Node discovery - best practises

Hi Everyone,

I’m currently in the process of perfecting my bash scripts that build my entire cloud infrastructure on Digital Ocean from scratch. During this process, I have all nodes Join the first node. Works flawlessly.

However, does anyone have any good methods for node discovery on reboot?.. lets say i reboot one of the nodes…what is the best practise or method for node discovery?

should i just have each node write its IP to a file that will read one of the lines and attempt to join?

How do you guys do it? I have a feeling i am making life complicated here. Wondering if there is some easy way to check for existing clusters on the private network. Thanks for any help in this regard

There are two different service discovery needs for CockroachDB: The nodes need to be able to find each other, and clients need to be able to find the nodes.

For nodes finding each other, it’s a little bit simpler than typical dynamic service discovery, since you don’t need to give every node a complete list of its peers - you can just give it any current member(s) and it will find out the rest.

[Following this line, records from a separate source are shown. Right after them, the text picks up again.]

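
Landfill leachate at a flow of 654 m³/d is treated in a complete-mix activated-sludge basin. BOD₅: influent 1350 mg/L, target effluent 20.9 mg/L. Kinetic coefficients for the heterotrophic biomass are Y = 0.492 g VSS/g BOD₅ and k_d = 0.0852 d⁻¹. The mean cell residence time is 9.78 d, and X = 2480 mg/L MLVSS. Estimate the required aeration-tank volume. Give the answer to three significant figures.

V ≈ 920 m³

Steady-state biomass mass balance: V·X·(1 + k_d·θ_c) = Y·Q·(S₀ − S)·θ_c, so V = 0.492 × 654 × (1350 − 20.9) × 9.78 / [2480 × (1 + 0.0852 × 9.78)] = 4.18×10^6 / 4546 = 920.0 m³.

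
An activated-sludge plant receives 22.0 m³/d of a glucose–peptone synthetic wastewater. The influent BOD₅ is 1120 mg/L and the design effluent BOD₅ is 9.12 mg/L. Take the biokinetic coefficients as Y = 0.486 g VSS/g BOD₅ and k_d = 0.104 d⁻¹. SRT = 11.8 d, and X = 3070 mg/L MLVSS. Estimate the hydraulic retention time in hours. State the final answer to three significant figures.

τ ≈ 22.4 h

Steady-state biomass mass balance: V·X·(1 + k_d·θ_c) = Y·Q·(S₀ − S)·θ_c, so V = 0.486 × 22.0 × (1120 − 9.12) × 11.8 / [3070 × (1 + 0.104 × 11.8)] = 1.4×10^5 / 6838 = 20.50 m³.
HRT = V/Q = 20.50 m³ / 22.0 m³·d⁻¹ = 0.9317 d × 24 = 22.36 h.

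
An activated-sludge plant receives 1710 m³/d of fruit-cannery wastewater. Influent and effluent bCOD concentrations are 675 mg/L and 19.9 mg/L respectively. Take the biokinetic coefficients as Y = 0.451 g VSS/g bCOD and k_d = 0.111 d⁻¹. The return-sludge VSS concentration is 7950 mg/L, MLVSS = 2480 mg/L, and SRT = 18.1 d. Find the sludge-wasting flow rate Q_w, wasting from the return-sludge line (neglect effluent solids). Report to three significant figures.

Steady-state biomass mass balance: V·X·(1 + k_d·θ_c) = Y·Q·(S₀ − S)·θ_c, so V = 0.451 × 1710 × (675 − 19.9) × 18.1 / [2480 × (1 + 0.111 × 18.1)] = 9.14×10^6 / 7463 = 1225 m³.
Wasting from the return line (neglecting effluent solids): Q_w = V·X / (θ_c·X_r) = 1225 × 2480 / (18.1 × 7950) = 21.12 m³/d.

Q_w ≈ 21.1 m³/d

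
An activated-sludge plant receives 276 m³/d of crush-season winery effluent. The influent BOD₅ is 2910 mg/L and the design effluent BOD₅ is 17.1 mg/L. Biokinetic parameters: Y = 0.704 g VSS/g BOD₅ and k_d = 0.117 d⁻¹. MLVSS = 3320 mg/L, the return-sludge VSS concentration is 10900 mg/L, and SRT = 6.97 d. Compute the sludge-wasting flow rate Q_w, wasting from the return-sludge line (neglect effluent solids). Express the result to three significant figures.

Q_w ≈ 28.4 m³/d

Steady-state biomass mass balance: V·X·(1 + k_d·θ_c) = Y·Q·(S₀ − S)·θ_c, so V = 0.704 × 276 × (2910 − 17.1) × 6.97 / [3320 × (1 + 0.117 × 6.97)] = 3.92×10^6 / 6027 = 650.0 m³.
Wasting from the return line (neglecting effluent solids): Q_w = V·X / (θ_c·X_r) = 650.0 × 3320 / (6.97 × 10900) = 28.41 m³/d.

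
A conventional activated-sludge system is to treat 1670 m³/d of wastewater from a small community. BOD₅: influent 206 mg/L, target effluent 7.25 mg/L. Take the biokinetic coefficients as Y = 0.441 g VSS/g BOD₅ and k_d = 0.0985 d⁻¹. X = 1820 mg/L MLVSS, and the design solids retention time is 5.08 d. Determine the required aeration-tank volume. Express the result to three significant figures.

V ≈ 272 m³

From the SRT design equation V = Y Q (S₀−S) θ_c / [X (1 + k_d θ_c)] = 0.441 × 1670 × (206 − 7.25) × 5.08 / [1820 × (1 + 0.0985 × 5.08)] = 7.44×10^5 / 2731 = 272.3 m³.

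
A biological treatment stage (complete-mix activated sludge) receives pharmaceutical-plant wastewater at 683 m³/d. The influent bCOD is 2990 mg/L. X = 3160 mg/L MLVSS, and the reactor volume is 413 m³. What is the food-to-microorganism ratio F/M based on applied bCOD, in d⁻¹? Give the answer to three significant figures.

F/M = applied load / biomass = Q·S₀/(V·X) = 683 × 2990 / (413.0 × 3160) = 1.565 d⁻¹.

F/M ≈ 1.56 d⁻¹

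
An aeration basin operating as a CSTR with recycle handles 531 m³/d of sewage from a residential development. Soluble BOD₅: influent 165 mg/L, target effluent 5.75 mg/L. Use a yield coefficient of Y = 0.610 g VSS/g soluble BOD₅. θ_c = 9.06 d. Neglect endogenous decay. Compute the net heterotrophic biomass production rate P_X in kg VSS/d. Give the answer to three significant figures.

P_X ≈ 51.6 kg VSS/d

No decay correction is needed, so Y_obs = Y = 0.610.
Q·(S₀ − S) = 531 × (165 − 5.75) × 10⁻³ = 84.56 kg/d removed.
So the net sludge growth is P_X = 0.6100 × 84.56 = 51.58 kg VSS/d.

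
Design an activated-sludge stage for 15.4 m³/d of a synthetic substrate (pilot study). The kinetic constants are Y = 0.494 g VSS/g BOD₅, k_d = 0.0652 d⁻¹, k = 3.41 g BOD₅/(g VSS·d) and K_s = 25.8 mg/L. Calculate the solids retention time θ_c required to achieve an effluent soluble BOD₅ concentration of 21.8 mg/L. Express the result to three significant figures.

Specific growth rate at S = 21.8 mg/L: μ = YkS/(K_s+S) = 0.494·3.41·21.8/(25.8+21.8) = 0.7715 d⁻¹.
Then 1/θ_c = μ − k_d = 0.7715 − 0.0652 = 0.7063 d⁻¹, giving θ_c = 1.416 d.

θ_c ≈ 1.42 d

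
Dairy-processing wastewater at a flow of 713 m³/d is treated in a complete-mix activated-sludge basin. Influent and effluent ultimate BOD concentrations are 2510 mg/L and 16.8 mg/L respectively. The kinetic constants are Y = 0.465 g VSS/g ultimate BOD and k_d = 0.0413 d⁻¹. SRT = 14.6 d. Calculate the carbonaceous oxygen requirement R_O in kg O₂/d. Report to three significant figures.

R_O ≈ 1050 kg O₂/d

The observed yield is Y_obs = Y/(1 + k_d·θ_c) = 0.465 / (1 + 0.0413 × 14.6) = 0.465 / 1.603 = 0.2901 g VSS per g ultimate BOD removed.
Mass of ultimate BOD removed per day: Q(S₀ − S) = 713 × 2493 g/m³ = 1778 kg/d.
Net sludge production P_X = 0.2901 × 1778 = 515.7 kg VSS/d.
R_O = Q·ΔS − 1.42 P_X = 1778 − 732.3 = 1045 kg O₂/d.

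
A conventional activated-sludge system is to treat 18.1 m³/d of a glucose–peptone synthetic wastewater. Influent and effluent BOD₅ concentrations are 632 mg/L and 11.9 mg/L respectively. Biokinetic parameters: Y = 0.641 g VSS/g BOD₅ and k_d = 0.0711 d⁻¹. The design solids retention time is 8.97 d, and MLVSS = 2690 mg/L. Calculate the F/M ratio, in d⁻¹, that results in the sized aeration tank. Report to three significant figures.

From the SRT design equation V = Y Q (S₀−S) θ_c / [X (1 + k_d θ_c)] = 0.641 × 18.1 × (632 − 11.9) × 8.97 / [2690 × (1 + 0.0711 × 8.97)] = 6.45×10^4 / 4406 = 14.65 m³.
F/M = applied load / biomass = Q·S₀/(V·X) = 18.1 × 632 / (14.65 × 2690) = 0.2903 d⁻¹.

F/M ≈ 0.290 d⁻¹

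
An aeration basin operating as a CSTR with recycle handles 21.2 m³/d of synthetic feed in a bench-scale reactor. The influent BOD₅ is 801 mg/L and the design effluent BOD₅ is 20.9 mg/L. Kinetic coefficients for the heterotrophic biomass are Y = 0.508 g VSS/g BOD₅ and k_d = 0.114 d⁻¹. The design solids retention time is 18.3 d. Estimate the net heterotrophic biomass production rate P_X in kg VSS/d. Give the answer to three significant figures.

Y_obs = Y / (1 + k_d θ_c) = 0.508 / (1 + 0.114 × 18.3) = 0.508 / 3.086 = 0.1646.
Mass of BOD₅ removed per day: Q(S₀ − S) = 21.2 × 780.1 g/m³ = 16.54 kg/d.
Net biomass production P_X = Y_obs × Q·(S₀ − S) = 0.1646 × 16.54 = 2.722 kg VSS/d.

P_X ≈ 2.72 kg VSS/d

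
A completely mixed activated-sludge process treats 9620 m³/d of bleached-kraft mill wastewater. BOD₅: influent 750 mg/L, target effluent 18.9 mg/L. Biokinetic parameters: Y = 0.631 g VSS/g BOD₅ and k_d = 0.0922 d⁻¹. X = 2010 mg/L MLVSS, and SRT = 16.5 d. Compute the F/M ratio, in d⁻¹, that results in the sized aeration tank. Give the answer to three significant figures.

From the SRT design equation V = Y Q (S₀−S) θ_c / [X (1 + k_d θ_c)] = 0.631 × 9620 × (750 − 18.9) × 16.5 / [2010 × (1 + 0.0922 × 16.5)] = 7.32×10^7 / 5068 = 14449 m³.
F/M = applied load / biomass = Q·S₀/(V·X) = 9620 × 750 / (14449 × 2010) = 0.2484 d⁻¹.

F/M ≈ 0.248 d⁻¹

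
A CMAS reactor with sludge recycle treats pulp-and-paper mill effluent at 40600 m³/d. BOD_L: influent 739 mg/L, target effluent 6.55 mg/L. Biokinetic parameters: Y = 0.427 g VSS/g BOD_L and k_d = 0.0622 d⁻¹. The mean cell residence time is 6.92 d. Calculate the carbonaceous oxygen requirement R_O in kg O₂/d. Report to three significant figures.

Y_obs = Y / (1 + k_d θ_c) = 0.427 / (1 + 0.0622 × 6.92) = 0.427 / 1.430 = 0.2985.
ΔS = 739 − 6.55 = 732.5 mg/L, so the substrate removal rate is 40600 × 732.5/1000 = 29737 kg BOD_L/d.
Net sludge production P_X = 0.2985 × 29737 = 8877 kg VSS/d.
R_O = Q·ΔS − 1.42 P_X = 29737 − 12605 = 17132 kg O₂/d.

R_O ≈ 17100 kg O₂/d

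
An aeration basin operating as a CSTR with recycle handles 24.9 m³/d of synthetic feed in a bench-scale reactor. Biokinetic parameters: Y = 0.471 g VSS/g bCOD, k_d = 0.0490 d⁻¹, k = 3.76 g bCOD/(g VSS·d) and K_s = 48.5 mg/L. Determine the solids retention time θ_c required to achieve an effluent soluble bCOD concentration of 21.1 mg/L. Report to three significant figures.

At the target effluent, Y k S/(K_s+S) = 0.471×3.76×21.1/69.60 = 0.5369 d⁻¹.
1/θ_c = 0.5369 − 0.0490 = 0.4879 d⁻¹, so θ_c = 2.050 d.

θ_c ≈ 2.05 d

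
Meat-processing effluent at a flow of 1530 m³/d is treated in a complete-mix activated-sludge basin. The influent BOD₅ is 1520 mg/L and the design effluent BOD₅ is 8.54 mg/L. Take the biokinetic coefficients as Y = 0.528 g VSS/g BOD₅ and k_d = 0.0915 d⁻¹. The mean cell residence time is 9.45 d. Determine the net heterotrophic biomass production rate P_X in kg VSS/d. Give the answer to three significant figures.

P_X ≈ 655 kg VSS/d

Observed yield with endogenous decay: Y_obs = Y / (1 + k_d·θ_c) = 0.528 / (1 + 0.0915 × 9.45) = 0.528 / 1.865 = 0.2832 g VSS/g BOD₅.
ΔS = 1520 − 8.54 = 1511 mg/L, so the substrate removal rate is 1530 × 1511/1000 = 2313 kg BOD₅/d.
So the net sludge growth is P_X = 0.2832 × 2313 = 654.8 kg VSS/d.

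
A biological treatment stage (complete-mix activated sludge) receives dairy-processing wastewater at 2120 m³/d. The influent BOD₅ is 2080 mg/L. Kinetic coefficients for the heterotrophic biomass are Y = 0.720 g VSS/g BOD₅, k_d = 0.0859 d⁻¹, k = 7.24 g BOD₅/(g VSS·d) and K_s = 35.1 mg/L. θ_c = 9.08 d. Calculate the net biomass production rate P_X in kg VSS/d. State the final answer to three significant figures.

For a completely mixed reactor with recycle the Lawrence–McCarty relation gives S = K_s·(1 + k_d·θ_c) / [θ_c·(Y·k − k_d) − 1] = 35.1 × (1 + 0.0859 × 9.08) / [9.08 × (0.720 × 7.24 − 0.0859) − 1] = 62.48 / 45.55 = 1.372 mg/L.
Correct the yield for decay: Y_obs = Y/(1 + k_d θ_c) = 0.720 / (1 + 0.0859 × 9.08) = 0.720 / 1.780 = 0.4045.
ΔS = 2080 − 1.37 = 2079 mg/L, so the substrate removal rate is 2120 × 2079/1000 = 4407 kg BOD₅/d.
So the net sludge growth is P_X = 0.4045 × 4407 = 1783 kg VSS/d.

P_X ≈ 1780 kg VSS/d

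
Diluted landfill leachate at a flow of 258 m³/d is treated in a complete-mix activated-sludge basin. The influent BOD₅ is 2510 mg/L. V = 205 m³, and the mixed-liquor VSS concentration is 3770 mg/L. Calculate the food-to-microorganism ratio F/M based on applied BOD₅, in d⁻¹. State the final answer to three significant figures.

F/M ≈ 0.838 d⁻¹

F/M = Q·S₀ / (V·X) = 258 × 2510 / (205.0 × 3770) = 0.8379 g BOD₅·(g VSS·d)⁻¹.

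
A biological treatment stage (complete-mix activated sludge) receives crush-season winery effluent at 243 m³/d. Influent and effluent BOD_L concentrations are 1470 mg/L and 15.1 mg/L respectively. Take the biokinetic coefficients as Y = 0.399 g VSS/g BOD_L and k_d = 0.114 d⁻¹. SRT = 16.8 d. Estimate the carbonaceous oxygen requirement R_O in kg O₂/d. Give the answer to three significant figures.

R_O ≈ 285 kg O₂/d

Observed yield with endogenous decay: Y_obs = Y / (1 + k_d·θ_c) = 0.399 / (1 + 0.114 × 16.8) = 0.399 / 2.915 = 0.1369 g VSS/g BOD_L.
Q·(S₀ − S) = 243 × (1470 − 15.1) × 10⁻³ = 353.5 kg/d removed.
Net sludge production P_X = 0.1369 × 353.5 = 48.39 kg VSS/d.
Carbonaceous O₂ demand = substrate oxidised − cell-mass equivalent = 353.5 − 1.42 × 48.39 = 284.8 kg O₂/d.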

I would make a file containing the addresses of your first three droplets and copy that file to every node (current and future) to use in its --join flag. You could even just write your --join flag directly into your systemd service file (or whatever process manager you’re using) You don’t need to update this file as you add new nodes; the only reason you’d need to change it is if you lose all three of those first three nodes.

For clients discovering nodes, you could do something similar, but in this case you do want every node to get used so you’d need to update the file as the set of nodes changes. A simple trick you can do is run both a client application and a cockroach server on every node and then just point the application to localhost. If that doesn’t suit your needs (e.g. if you need more of one kind of process than the other), we recommend using a load balancer. Digital Ocean has managed load balancers or you can run your own with something like haproxy. Either way, configuring the load balancer is currently a bit of a manual process for DO. There’s nothing cockroach-specific here, you just need to keep the LB configuration up to date as nodes are added and removed.

Have you seen our digital ocean deployment docs? It doesn’t cover this issue specifically (it doesn’t talk at all yet about arranging for automatic restarts), but it may answer other questions for you.

1 Like

thank you for your reply and the hints you provided.